Art. 17. Da decisão que aplicar a sanção de declaração de inidoneidade caberá apenas pedido de reconsideração, com efeito suspensivo, a ser apresentado no prazo de quinze dias úteis ao Ministro de Estado.
Parágrafo único. O Ministro de Estado decidirá no prazo máximo de vinte dias úteis, contado do recebimento dos autos.
CAPÍTULO VI
DA EXECUÇÃO, REGISTRO E REABILITAÇÃO
Art. 18. Tornada definitiva a decisão administrativa, a Coordenação de Demandas e Controle adotará as seguintes providências:
I - notificar o fornecedor sobre a sanção definitiva;
II - providenciar a emissão de Guia de Recolhimento da União - GRU, no caso de multa;
III - informar e manter atualizados os dados relativos às sanções aplicadas, para fins de publicidade no Cadastro Nacional de Empresas Inidôneas e Suspensas - CEIS e no Cadastro Nacional de Empresas Punidas - CNEP, no prazo máximo de quinze dias úteis, contado da data de aplicação da sanção;
IV - promover o registro da sanção no Sistema de Cadastramento Unificado de Fornecedores SICAF, no prazo máximo de quinze dias úteis, contado da data de aplicação da sanção;
V - comunicar à seguradora, quando couber, a ocorrência do sinistro, nos termos do contrato;
VI - encaminhar aos órgãos competentes as informações necessárias para eventual inscrição da contratada no Cadastro Informativo de Créditos não Quitados do Setor Público Federal - Cadin, observados os prazos e os procedimentos da Lei nº 10.522, de 19 de julho de 2002; e
VII - encaminhar os autos à Procuradoria-Geral da Fazenda Nacional para cobrança judicial do crédito, após sua constituição definitiva.

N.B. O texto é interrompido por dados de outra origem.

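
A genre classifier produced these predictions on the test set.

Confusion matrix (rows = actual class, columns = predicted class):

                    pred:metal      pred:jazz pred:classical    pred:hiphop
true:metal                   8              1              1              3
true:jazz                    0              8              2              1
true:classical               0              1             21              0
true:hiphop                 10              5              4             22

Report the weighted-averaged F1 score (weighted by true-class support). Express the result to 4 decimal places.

0.6768

Per-class F1 score (2·TP/(2·TP+FP+FN)):
  metal: TP=8, FP=0+0+10=10, FN=1+1+3=5 → 16/31 = 0.51613
  jazz: TP=8, FP=1+1+5=7, FN=0+2+1=3 → 16/26 = 0.61538
  classical: TP=21, FP=1+2+4=7, FN=0+1+0=1 → 42/50 = 0.84000
  hiphop: TP=22, FP=3+1+0=4, FN=10+5+4=19 → 44/67 = 0.65672
Weighted-F1 score = Σ (supportᵢ/N)·F1 scoreᵢ with N=87: (13/87)·0.51613 + (11/87)·0.61538 + (22/87)·0.84000 + (41/87)·0.65672 = 0.6768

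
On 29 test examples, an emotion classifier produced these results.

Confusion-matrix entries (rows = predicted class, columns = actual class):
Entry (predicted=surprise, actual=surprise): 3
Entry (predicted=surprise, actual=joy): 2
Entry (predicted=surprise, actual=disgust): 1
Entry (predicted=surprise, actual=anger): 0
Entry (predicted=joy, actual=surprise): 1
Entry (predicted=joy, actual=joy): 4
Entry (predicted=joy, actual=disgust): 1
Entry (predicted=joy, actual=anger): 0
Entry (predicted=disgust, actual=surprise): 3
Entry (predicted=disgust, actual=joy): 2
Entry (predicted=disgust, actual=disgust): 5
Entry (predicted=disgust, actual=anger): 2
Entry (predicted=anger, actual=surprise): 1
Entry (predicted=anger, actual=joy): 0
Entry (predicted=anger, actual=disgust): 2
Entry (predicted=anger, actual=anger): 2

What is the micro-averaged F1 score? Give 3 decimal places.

Micro-averaging pools counts across classes: ΣTP=14, ΣFP=15, ΣFN=15.
Micro-F1 score = 2·TP/(2·TP+FP+FN) on pooled counts = 0.483 (equals overall accuracy in single-label multiclass).

0.483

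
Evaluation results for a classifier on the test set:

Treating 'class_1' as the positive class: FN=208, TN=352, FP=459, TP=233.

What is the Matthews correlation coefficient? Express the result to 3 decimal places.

-0.036

MCC = (TP·TN − FP·FN) / √((TP+FP)(TP+FN)(TN+FP)(TN+FN))
Numerator = 233·352 − 459·208 = -13456
Denominator = √(692·441·811·560) = √138596915520 = 372286.0668
MCC = -13456 / 372286.0668 = -0.036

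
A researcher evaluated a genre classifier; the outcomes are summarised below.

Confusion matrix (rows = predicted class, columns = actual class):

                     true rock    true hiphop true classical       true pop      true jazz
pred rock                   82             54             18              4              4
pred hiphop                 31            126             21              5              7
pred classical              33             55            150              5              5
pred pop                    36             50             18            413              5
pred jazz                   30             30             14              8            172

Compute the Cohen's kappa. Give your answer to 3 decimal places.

Observed agreement pₒ = trace/N = 943/1376 = 0.6853
Expected agreement pₑ = Σ (rowᵢ·colᵢ)/N² = (212·162 + 315·190 + 221·248 + 435·522 + 193·254)/1376² = 0.2245
κ = (pₒ − pₑ)/(1 − pₑ) = (0.6853 − 0.2245)/(1 − 0.2245) = 0.594

0.594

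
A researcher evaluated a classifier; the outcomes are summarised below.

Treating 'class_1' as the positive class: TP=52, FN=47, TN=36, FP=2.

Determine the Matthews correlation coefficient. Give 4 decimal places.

MCC = (TP·TN − FP·FN) / √((TP+FP)(TP+FN)(TN+FP)(TN+FN))
Numerator = 52·36 − 2·47 = 1778
Denominator = √(54·99·38·83) = √16861284 = 4106.2494
MCC = 1778 / 4106.2494 = 0.4330

0.4330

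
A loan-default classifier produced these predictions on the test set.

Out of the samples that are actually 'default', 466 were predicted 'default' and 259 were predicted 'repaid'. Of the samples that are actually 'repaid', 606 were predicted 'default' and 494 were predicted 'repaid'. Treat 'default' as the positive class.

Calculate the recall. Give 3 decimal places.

0.643

Recall = TP/(TP+FN) = 466/(466+259) = 466/725 = 0.643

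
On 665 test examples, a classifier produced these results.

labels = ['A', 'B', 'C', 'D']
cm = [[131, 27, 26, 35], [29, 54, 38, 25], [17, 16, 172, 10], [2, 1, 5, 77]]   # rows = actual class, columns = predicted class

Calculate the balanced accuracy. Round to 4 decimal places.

0.6685

Balanced accuracy = mean of per-class recall.
  A: recall = 131/219 = 0.59817
  B: recall = 54/146 = 0.36986
  C: recall = 172/215 = 0.80000
  D: recall = 77/85 = 0.90588
Mean = (0.59817 + 0.36986 + 0.80000 + 0.90588) / 4 = 0.6685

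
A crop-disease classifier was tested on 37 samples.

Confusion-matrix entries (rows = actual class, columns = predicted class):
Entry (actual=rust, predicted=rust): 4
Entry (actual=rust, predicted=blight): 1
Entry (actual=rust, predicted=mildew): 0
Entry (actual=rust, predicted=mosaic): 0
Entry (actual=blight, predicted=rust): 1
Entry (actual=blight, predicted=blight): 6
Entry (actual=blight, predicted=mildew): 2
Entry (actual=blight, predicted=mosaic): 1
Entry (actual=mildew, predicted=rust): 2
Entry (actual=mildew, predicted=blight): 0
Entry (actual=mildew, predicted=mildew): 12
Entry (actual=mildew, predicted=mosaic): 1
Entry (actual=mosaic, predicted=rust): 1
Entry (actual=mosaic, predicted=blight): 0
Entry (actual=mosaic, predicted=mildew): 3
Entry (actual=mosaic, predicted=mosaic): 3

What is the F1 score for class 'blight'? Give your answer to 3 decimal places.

0.706

F1 score = 2·TP/(2·TP+FP+FN).
blight: TP=6, FP=1+0+0=1, FN=1+2+1=4 → 12/17 = 0.7059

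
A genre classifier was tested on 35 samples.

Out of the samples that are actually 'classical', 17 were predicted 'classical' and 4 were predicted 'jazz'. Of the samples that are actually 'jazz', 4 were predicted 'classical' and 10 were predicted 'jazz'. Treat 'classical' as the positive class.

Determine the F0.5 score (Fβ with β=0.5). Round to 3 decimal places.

Fβ = (1+β²)·TP / ((1+β²)·TP + β²·FN + FP), with β²=1/4
= 1.25·17 / (1.25·17 + 0.25·4 + 4) = 0.810

0.810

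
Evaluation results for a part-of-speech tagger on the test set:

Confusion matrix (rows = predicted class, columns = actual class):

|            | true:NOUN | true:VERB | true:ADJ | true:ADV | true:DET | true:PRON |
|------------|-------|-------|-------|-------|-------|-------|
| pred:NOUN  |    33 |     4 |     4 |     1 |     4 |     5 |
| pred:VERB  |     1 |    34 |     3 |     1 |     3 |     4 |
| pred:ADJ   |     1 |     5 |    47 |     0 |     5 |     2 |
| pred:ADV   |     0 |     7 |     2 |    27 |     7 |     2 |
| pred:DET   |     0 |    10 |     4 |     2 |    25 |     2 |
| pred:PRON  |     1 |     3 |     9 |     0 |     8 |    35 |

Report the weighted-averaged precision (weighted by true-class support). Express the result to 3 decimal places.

Per-class precision (TP/(TP+FP)):
  NOUN: TP=33, FP=4+4+1+4+5=18 → 33/51 = 0.6471
  VERB: TP=34, FP=1+3+1+3+4=12 → 34/46 = 0.7391
  ADJ: TP=47, FP=1+5+0+5+2=13 → 47/60 = 0.7833
  ADV: TP=27, FP=0+7+2+7+2=18 → 27/45 = 0.6000
  DET: TP=25, FP=0+10+4+2+2=18 → 25/43 = 0.5814
  PRON: TP=35, FP=1+3+9+0+8=21 → 35/56 = 0.6250
Weighted-precision = Σ (supportᵢ/N)·precisionᵢ with N=301: (36/301)·0.6471 + (63/301)·0.7391 + (69/301)·0.7833 + (31/301)·0.6000 + (52/301)·0.5814 + (50/301)·0.6250 = 0.678

0.678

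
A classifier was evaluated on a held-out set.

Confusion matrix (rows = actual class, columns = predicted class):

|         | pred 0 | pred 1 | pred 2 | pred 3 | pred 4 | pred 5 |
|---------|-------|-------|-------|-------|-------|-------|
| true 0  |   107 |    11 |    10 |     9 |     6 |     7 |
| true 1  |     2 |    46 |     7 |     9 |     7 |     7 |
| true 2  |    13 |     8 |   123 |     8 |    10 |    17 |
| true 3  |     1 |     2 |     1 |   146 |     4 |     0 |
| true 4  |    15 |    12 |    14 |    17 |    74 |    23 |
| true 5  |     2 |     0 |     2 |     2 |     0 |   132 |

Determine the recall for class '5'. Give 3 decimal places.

Treat '5' as positive and all other classes as negative.
recall = TP/(TP+FN).
5: TP=132, FN=2+0+2+2+0=6 → 132/138 = 0.9565

0.957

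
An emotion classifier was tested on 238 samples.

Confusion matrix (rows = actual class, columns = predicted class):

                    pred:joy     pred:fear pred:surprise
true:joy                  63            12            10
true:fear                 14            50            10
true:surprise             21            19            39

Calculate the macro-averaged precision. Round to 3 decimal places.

0.640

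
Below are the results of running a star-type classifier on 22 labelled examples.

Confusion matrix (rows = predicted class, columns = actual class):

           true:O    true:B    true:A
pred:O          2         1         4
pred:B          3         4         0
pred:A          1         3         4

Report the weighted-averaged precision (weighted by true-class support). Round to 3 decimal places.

Per-class precision (TP/(TP+FP)):
  O: TP=2, FP=1+4=5 → 2/7 = 0.2857
  B: TP=4, FP=3+0=3 → 4/7 = 0.5714
  A: TP=4, FP=1+3=4 → 4/8 = 0.5000
Weighted-precision = Σ (supportᵢ/N)·precisionᵢ with N=22: (6/22)·0.2857 + (8/22)·0.5714 + (8/22)·0.5000 = 0.468

0.468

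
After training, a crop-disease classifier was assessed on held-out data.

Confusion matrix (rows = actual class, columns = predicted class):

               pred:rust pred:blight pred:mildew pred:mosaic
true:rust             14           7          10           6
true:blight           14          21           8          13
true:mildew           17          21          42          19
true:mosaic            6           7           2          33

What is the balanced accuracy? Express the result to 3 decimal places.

0.466

Balanced accuracy = mean of per-class recall.
  rust: recall = 14/37 = 0.3784
  blight: recall = 21/56 = 0.3750
  mildew: recall = 42/99 = 0.4242
  mosaic: recall = 33/48 = 0.6875
Mean = (0.3784 + 0.3750 + 0.4242 + 0.6875) / 4 = 0.466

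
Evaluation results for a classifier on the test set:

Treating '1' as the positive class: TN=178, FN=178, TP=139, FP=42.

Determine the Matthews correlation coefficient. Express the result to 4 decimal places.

0.2576

MCC = (TP·TN − FP·FN) / √((TP+FP)(TP+FN)(TN+FP)(TN+FN))
Numerator = 139·178 − 42·178 = 17266
Denominator = √(181·317·220·356) = √4493766640 = 67035.5625
MCC = 17266 / 67035.5625 = 0.2576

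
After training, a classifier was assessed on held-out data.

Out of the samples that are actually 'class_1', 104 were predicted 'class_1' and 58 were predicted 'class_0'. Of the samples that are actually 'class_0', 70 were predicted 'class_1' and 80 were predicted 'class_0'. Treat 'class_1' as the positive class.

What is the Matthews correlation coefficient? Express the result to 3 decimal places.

MCC = (TP·TN − FP·FN) / √((TP+FP)(TP+FN)(TN+FP)(TN+FN))
Numerator = 104·80 − 70·58 = 4260
Denominator = √(174·162·150·138) = √583491600 = 24155.5708
MCC = 4260 / 24155.5708 = 0.176

0.176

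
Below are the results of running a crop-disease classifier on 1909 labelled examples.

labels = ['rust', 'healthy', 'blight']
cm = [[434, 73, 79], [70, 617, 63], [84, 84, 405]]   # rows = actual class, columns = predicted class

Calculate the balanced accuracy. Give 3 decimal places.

Balanced accuracy = mean of per-class recall.
  rust: recall = 434/586 = 0.7406
  healthy: recall = 617/750 = 0.8227
  blight: recall = 405/573 = 0.7068
Mean = (0.7406 + 0.8227 + 0.7068) / 3 = 0.757

0.757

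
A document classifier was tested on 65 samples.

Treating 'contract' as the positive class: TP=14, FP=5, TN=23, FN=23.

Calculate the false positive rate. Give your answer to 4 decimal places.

0.1786

FPR = FP/(FP+TN) = 5/(5+23) = 0.1786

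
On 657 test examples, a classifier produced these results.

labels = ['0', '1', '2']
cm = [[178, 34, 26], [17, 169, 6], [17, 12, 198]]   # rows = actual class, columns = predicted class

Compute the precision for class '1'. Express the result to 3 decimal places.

One-vs-rest for '1': TP = diagonal; FP = other classes predicted '1'; FN = '1' predicted as other.
precision = TP/(TP+FP).
1: TP=169, FP=34+12=46 → 169/215 = 0.7860

0.786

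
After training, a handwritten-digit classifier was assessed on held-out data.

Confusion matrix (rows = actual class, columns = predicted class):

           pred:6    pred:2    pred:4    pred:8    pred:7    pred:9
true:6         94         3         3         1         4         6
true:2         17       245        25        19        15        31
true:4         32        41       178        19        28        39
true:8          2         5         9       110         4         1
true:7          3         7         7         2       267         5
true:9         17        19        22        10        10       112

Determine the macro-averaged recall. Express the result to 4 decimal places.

Per-class recall (TP/(TP+FN)):
  6: TP=94, FN=3+3+1+4+6=17 → 94/111 = 0.84685
  2: TP=245, FN=17+25+19+15+31=107 → 245/352 = 0.69602
  4: TP=178, FN=32+41+19+28+39=159 → 178/337 = 0.52819
  8: TP=110, FN=2+5+9+4+1=21 → 110/131 = 0.83969
  7: TP=267, FN=3+7+7+2+5=24 → 267/291 = 0.91753
  9: TP=112, FN=17+19+22+10+10=78 → 112/190 = 0.58947
Macro-recall = mean = (0.84685 + 0.69602 + 0.52819 + 0.83969 + 0.91753 + 0.58947) / 6 = 0.7363

0.7363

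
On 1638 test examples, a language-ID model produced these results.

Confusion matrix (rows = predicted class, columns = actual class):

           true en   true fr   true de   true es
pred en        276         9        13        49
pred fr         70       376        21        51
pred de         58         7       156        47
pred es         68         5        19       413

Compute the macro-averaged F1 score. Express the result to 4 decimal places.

Per-class F1 score (2·TP/(2·TP+FP+FN)):
  en: TP=276, FP=9+13+49=71, FN=70+58+68=196 → 552/819 = 0.67399
  fr: TP=376, FP=70+21+51=142, FN=9+7+5=21 → 752/915 = 0.82186
  de: TP=156, FP=58+7+47=112, FN=13+21+19=53 → 312/477 = 0.65409
  es: TP=413, FP=68+5+19=92, FN=49+51+47=147 → 826/1065 = 0.77559
Macro-F1 score = mean = (0.67399 + 0.82186 + 0.65409 + 0.77559) / 4 = 0.7314

0.7314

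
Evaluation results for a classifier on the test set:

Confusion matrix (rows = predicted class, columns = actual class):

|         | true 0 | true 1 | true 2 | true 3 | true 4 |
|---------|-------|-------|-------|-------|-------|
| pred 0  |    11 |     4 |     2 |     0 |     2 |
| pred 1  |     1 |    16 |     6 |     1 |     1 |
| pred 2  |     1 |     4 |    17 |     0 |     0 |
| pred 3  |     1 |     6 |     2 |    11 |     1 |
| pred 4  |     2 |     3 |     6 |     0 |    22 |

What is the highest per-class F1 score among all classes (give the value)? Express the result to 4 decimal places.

Per-class F1 score (2·TP/(2·TP+FP+FN)):
  0: TP=11, FP=4+2+0+2=8, FN=1+1+1+2=5 → 22/35 = 0.62857
  1: TP=16, FP=1+6+1+1=9, FN=4+4+6+3=17 → 32/58 = 0.55172
  2: TP=17, FP=1+4+0+0=5, FN=2+6+2+6=16 → 34/55 = 0.61818
  3: TP=11, FP=1+6+2+1=10, FN=0+1+0+0=1 → 22/33 = 0.66667
  4: TP=22, FP=2+3+6+0=11, FN=2+1+0+1=4 → 44/59 = 0.74576
Highest is class '4' with F1 score = 0.7458.

0.7458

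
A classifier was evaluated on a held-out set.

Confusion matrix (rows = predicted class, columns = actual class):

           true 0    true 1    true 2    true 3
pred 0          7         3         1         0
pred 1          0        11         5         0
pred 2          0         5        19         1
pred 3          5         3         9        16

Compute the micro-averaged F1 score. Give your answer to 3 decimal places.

0.624

Micro-averaging pools counts across classes: ΣTP=53, ΣFP=32, ΣFN=32.
Micro-F1 score = 2·TP/(2·TP+FP+FN) on pooled counts = 0.624 (equals overall accuracy in single-label multiclass).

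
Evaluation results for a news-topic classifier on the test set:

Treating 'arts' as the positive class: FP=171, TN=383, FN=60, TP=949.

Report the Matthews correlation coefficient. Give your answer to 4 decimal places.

0.6707

MCC = (TP·TN − FP·FN) / √((TP+FP)(TP+FN)(TN+FP)(TN+FN))
Numerator = 949·383 − 171·60 = 353207
Denominator = √(1120·1009·554·443) = √277346493760 = 526636.9658
MCC = 353207 / 526636.9658 = 0.6707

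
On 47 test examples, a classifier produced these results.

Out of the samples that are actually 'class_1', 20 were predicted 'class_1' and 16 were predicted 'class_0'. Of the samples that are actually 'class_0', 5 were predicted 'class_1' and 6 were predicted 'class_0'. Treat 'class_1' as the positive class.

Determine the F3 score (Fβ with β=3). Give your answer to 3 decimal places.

0.573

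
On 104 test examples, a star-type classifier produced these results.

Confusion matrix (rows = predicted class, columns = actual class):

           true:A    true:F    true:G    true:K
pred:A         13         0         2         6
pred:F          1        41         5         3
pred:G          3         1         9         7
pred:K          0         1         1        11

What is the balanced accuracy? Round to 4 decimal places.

0.6638

Balanced accuracy = mean of per-class recall.
  A: recall = 13/17 = 0.76471
  F: recall = 41/43 = 0.95349
  G: recall = 9/17 = 0.52941
  K: recall = 11/27 = 0.40741
Mean = (0.76471 + 0.95349 + 0.52941 + 0.40741) / 4 = 0.6638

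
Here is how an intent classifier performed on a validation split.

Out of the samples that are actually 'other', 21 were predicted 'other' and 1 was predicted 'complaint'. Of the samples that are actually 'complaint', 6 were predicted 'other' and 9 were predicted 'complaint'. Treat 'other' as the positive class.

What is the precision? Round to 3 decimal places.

0.778

Precision = TP/(TP+FP) = 21/(21+6) = 21/27 = 0.778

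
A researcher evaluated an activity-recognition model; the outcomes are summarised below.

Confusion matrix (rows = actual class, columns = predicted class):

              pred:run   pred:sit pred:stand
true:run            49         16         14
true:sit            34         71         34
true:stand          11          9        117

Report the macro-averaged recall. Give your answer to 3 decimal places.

0.662

Per-class recall (TP/(TP+FN)):
  run: TP=49, FN=16+14=30 → 49/79 = 0.6203
  sit: TP=71, FN=34+34=68 → 71/139 = 0.5108
  stand: TP=117, FN=11+9=20 → 117/137 = 0.8540
Macro-recall = mean = (0.6203 + 0.5108 + 0.8540) / 3 = 0.662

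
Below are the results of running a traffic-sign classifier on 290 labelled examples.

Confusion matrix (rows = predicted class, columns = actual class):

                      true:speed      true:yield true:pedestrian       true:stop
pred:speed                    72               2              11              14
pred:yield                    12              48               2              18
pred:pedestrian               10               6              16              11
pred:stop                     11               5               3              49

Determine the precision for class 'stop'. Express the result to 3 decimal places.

0.721

One-vs-rest for 'stop': TP = diagonal; FP = other classes predicted 'stop'; FN = 'stop' predicted as other.
precision = TP/(TP+FP).
stop: TP=49, FP=11+5+3=19 → 49/68 = 0.7206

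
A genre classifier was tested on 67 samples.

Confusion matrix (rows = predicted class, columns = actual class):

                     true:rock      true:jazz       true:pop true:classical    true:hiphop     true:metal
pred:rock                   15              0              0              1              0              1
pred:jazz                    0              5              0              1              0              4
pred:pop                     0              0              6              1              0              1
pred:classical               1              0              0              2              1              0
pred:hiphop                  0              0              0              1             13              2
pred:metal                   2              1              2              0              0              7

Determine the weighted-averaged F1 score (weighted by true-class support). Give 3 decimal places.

Per-class F1 score (2·TP/(2·TP+FP+FN)):
  rock: TP=15, FP=0+0+1+0+1=2, FN=0+0+1+0+2=3 → 30/35 = 0.8571
  jazz: TP=5, FP=0+0+1+0+4=5, FN=0+0+0+0+1=1 → 10/16 = 0.6250
  pop: TP=6, FP=0+0+1+0+1=2, FN=0+0+0+0+2=2 → 12/16 = 0.7500
  classical: TP=2, FP=1+0+0+1+0=2, FN=1+1+1+1+0=4 → 4/10 = 0.4000
  hiphop: TP=13, FP=0+0+0+1+2=3, FN=0+0+0+1+0=1 → 26/30 = 0.8667
  metal: TP=7, FP=2+1+2+0+0=5, FN=1+4+1+0+2=8 → 14/27 = 0.5185
Weighted-F1 score = Σ (supportᵢ/N)·F1 scoreᵢ with N=67: (18/67)·0.8571 + (6/67)·0.6250 + (8/67)·0.7500 + (6/67)·0.4000 + (14/67)·0.8667 + (15/67)·0.5185 = 0.709

0.709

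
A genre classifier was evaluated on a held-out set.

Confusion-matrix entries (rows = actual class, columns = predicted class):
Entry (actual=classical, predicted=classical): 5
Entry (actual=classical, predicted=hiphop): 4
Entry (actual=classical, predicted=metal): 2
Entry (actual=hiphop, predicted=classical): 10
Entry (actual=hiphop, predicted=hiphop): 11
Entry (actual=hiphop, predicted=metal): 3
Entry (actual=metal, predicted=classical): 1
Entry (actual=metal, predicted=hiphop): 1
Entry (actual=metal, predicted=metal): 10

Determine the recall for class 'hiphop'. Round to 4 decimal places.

One-vs-rest for 'hiphop': TP = diagonal; FP = other classes predicted 'hiphop'; FN = 'hiphop' predicted as other.
recall = TP/(TP+FN).
hiphop: TP=11, FN=10+3=13 → 11/24 = 0.45833

0.4583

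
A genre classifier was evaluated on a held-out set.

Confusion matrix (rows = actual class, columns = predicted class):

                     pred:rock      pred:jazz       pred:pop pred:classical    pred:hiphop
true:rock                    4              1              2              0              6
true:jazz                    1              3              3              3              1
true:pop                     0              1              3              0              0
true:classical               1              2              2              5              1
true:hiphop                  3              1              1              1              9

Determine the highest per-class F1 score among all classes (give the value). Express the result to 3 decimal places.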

Art. 19. É admitida a reabilitação do licitante ou contratado perante a própria autoridade que aplicou a penalidade, exigidos, cumulativamente:
I - reparação integral do dano causado à administração pública;
II - pagamento da multa;
III - transcurso do prazo mínimo de um ano da aplicação da penalidade, no caso de impedimento de licitar e contratar, ou de três anos da aplicação da penalidade, no caso de declaração de inidoneidade;
IV - cumprimento das condições de reabilitação definidas no ato punitivo; e
V - análise jurídica prévia favorável junto à Consultoria Jurídica junto ao Ministério da Integração e do Desenvolvimento Regional.
Parágrafo único. A reabilitação referente às infrações de declaração falsa, fraude ou atos lesivos da Lei Anticorrupção dependerá, ainda, da implantação ou aperfeiçoamento de programa de integridade.
CAPÍTULO VII
DOS CRITÉRIOS DE APLICAÇÃO E DISPOSIÇÕES FINAIS
Art. 20. A dosimetria da sanção observará os parâmetros de gradação estabelecidos no Anexo desta Portaria.
§ 1º Considera-se retardamento na execução contratual a ação ou a omissão do contratado que comprometa o cumprimento dos prazos estabelecidos.
§ 2º Quando a ação ou a omissão da contratada ensejar o enquadramento em tipos distintos, prevalecerá aquele que comine a sanção mais grave.
§ 3º Em caso de reincidência, a sanção poderá ser agravada, mediante decisão motivada.
Art. 21. Os procedimentos sancionatórios em curso, iniciados sob a égide da Portaria nº 1.105, de 20 de julho de 2021, observarão as seguintes regras de transição:
I - as disposições de caráter processual aplicam-se imediatamente aos processos em curso, respeitados os atos processuais já praticados e as situações jurídicas consolidadas; e
II - as disposições de caráter material, relativas à tipificação de infrações e à cominação de sanções, regem-se pela norma vigente ao tempo da conduta, salvo quanto aos dispositivos desta Portaria que forem mais benéficos ao infrator, os quais terão aplicação retroativa, desde que não tenha havido decisão administrativa definitiva.
Art. 22. Fica revogada a Portaria nº 1.105, de 20 de julho de 2021, do extinto Ministério do Desenvolvimento Regional.
Art. 23. Esta Portaria entra em vigor na data de sua publicação.